I’ve worked in data governance most of my career—even before we had the term “data governance” (DG). Originally, I suppose we called it commonsense. It’s not second nature to everyone, so the DG discipline was built and evolved. It combines business aspects and technical aspects, but heavy emphasis on the business. If the business rules are bad, no technology will save you.
Deciding that you need DG can come about in multiple ways. It might be through a decision for the company to be more data-driven and drive more value from your data using principles of infonomics. You’ve collected a lot of it over the years, so why not make it more valuable to you by driving insights from it or monetizing it?
It also might come about through trying to do a technical implementation, such as implementing a master data management (MDM) tool, and the tool vendor asked you what your DG strategy is to keep the data “mastered” after implementation.
Sometimes, those working on analytics find the data is inaccurate, so someone proposes DG. Many times, it comes about through a government directive (e.g., GDPR, CAN-SPAM), a compliance violation, or a regulatory ruling. Keep in mind businesses need key business drivers to launch a DG program.

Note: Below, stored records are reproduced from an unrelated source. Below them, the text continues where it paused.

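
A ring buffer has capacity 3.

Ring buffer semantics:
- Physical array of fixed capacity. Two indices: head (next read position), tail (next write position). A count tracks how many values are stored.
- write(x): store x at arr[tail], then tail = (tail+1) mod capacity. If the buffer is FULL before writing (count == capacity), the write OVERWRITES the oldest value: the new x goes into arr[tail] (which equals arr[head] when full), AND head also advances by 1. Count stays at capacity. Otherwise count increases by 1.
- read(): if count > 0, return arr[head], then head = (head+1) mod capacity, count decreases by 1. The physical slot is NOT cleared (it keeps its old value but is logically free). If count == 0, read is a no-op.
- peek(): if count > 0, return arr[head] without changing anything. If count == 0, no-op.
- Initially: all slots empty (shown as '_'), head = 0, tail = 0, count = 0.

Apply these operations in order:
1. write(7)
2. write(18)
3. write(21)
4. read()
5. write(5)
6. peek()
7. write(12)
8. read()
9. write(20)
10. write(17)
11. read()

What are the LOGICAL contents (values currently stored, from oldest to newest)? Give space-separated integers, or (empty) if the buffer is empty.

Answer: 20 17

Derivation:
After op 1 (write(7)): arr=[7 _ _] head=0 tail=1 count=1
After op 2 (write(18)): arr=[7 18 _] head=0 tail=2 count=2
After op 3 (write(21)): arr=[7 18 21] head=0 tail=0 count=3
After op 4 (read()): arr=[7 18 21] head=1 tail=0 count=2
After op 5 (write(5)): arr=[5 18 21] head=1 tail=1 count=3
After op 6 (peek()): arr=[5 18 21] head=1 tail=1 count=3
After op 7 (write(12)): arr=[5 12 21] head=2 tail=2 count=3
After op 8 (read()): arr=[5 12 21] head=0 tail=2 count=2
After op 9 (write(20)): arr=[5 12 20] head=0 tail=0 count=3
After op 10 (write(17)): arr=[17 12 20] head=1 tail=1 count=3
After op 11 (read()): arr=[17 12 20] head=2 tail=1 count=2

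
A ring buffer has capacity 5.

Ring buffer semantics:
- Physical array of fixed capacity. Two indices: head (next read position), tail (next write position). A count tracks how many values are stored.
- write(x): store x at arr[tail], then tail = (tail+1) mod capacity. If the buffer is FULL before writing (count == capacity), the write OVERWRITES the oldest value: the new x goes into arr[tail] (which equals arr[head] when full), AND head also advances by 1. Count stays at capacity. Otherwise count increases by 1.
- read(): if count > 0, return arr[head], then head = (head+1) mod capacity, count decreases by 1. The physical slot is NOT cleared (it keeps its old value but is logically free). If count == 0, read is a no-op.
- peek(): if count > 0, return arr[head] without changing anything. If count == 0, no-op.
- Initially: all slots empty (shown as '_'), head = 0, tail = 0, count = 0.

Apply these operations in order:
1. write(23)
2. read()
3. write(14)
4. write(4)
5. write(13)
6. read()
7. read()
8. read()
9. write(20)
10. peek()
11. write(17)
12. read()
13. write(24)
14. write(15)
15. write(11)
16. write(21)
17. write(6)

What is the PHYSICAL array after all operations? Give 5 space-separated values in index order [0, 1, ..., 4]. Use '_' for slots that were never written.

After op 1 (write(23)): arr=[23 _ _ _ _] head=0 tail=1 count=1
After op 2 (read()): arr=[23 _ _ _ _] head=1 tail=1 count=0
After op 3 (write(14)): arr=[23 14 _ _ _] head=1 tail=2 count=1
After op 4 (write(4)): arr=[23 14 4 _ _] head=1 tail=3 count=2
After op 5 (write(13)): arr=[23 14 4 13 _] head=1 tail=4 count=3
After op 6 (read()): arr=[23 14 4 13 _] head=2 tail=4 count=2
After op 7 (read()): arr=[23 14 4 13 _] head=3 tail=4 count=1
After op 8 (read()): arr=[23 14 4 13 _] head=4 tail=4 count=0
After op 9 (write(20)): arr=[23 14 4 13 20] head=4 tail=0 count=1
After op 10 (peek()): arr=[23 14 4 13 20] head=4 tail=0 count=1
After op 11 (write(17)): arr=[17 14 4 13 20] head=4 tail=1 count=2
After op 12 (read()): arr=[17 14 4 13 20] head=0 tail=1 count=1
After op 13 (write(24)): arr=[17 24 4 13 20] head=0 tail=2 count=2
After op 14 (write(15)): arr=[17 24 15 13 20] head=0 tail=3 count=3
After op 15 (write(11)): arr=[17 24 15 11 20] head=0 tail=4 count=4
After op 16 (write(21)): arr=[17 24 15 11 21] head=0 tail=0 count=5
After op 17 (write(6)): arr=[6 24 15 11 21] head=1 tail=1 count=5

Answer: 6 24 15 11 21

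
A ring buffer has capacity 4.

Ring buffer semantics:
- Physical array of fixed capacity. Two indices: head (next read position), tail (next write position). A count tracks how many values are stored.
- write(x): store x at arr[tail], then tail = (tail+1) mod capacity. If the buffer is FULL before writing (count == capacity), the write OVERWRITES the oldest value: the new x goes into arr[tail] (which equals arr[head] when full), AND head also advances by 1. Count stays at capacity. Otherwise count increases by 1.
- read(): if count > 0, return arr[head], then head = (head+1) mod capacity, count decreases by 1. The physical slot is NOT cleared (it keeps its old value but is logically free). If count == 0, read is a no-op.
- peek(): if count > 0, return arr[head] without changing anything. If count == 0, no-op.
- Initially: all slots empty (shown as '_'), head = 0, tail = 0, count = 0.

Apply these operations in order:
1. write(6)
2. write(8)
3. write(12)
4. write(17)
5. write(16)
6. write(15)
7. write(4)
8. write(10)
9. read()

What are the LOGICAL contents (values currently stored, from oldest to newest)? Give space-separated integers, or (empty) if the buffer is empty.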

A major aspect often emphasized in DG programs is data quality. It’s important to put data quality under your DG initiative. If you don›t, that›s when I often see people thinking of data quality as a one-time technical project. You might be implementing a data quality tool. That is a project. However, what goes into that tool are the rules under which you define data quality. Some of the rules could be technical, such as IT wanting some values to be stored a certain way to improve processing, but a lot of the rules need to come from the business. That collaboration of the business side and IT is critical. Those data quality rules can change over time, so DG programs must be evergreen to keep these rules current.
A lot of companies these days are investing in data lakes. Did you know that if all you do is create a data lake without using any DG, all you’ve really done is create a data swamp? Putting more data in a data lake is a great idea, but only if knowledge workers can find the data they need and they know what it means. Taking a more thoughtful and governed approach to it will give you something usable that you can drive value from. This is not a game where “whoever dies with the most data wins.”
Big Data or “little” data, you still have data that needs to be governed. Any data that you don’t govern is data that doesn’t reach the potential value it could have. A data field might make sense to someone in the moment they create it, but it doesn’t always make sense when you look at it further down the line. We need to know what data means, where it came from, under what rules it is governed, what we’re allowed to do with it, and what good quality data looks like, etc.
Do not think of cloud computing implementations as just a technical project, something that your IT department will do for you. One company had an IT department that acted in a vacuum in moving all the organization’s data to the cloud. There was a cost savings in it, but the problem is they wound up moving the data to the cloud where it was stored on a physical server in a country it was not allowed to be in. Major oops! That resulted in a slew of legal discussions and reinforced the need for collaboration early on and through the entire migration process. It would have saved a lot of heartache.
Many companies are investing in analytics. Analytics can be very powerful, but if your analytics are based on bad data, you have bad analytics. Often what happens is that the Data Scientists either think it’s their job to “fix” the data before they can use it, or they just start using poor quality data. So they’re jumping to conclusions about what it means. A good data person is all about getting the right data into the right hands and that means getting usable data to Data Scientists. Data Scientists shouldn’t have to “fix” data before they use it. I’ve watched some actually change data values because they think it is incorrect, when they have no basis to prove that.
I’ve seen some companies combine the data and analytics groups. Perhaps they create a single Chief Data Officer (CDO), or more often, a single Chief Analytics Officer without a corresponding CDO. Those are two separate skill sets. To be most effective, two separate people are needed. You need them working together at the same level in the company.
Another part of DG is awareness training. In a company, there are typically people highly involved with DG who go through training. However, there are many more people in the business, and you could argue that it’s everyone in the company, who need general DG awareness training. This isn’t extensive training, but you need people to understand what data is and what they’re allowed to do with it.
Everyone wants the right data, not just data. We need to recognize that we’re all in this together. We shouldn’t be hoarding data to ourselves or hoarding the rules to ourselves. No one person knows everything there is to know about all the data. Proper DG programs require that we work together through sharing and collaboration for a better overall result that benefits the business.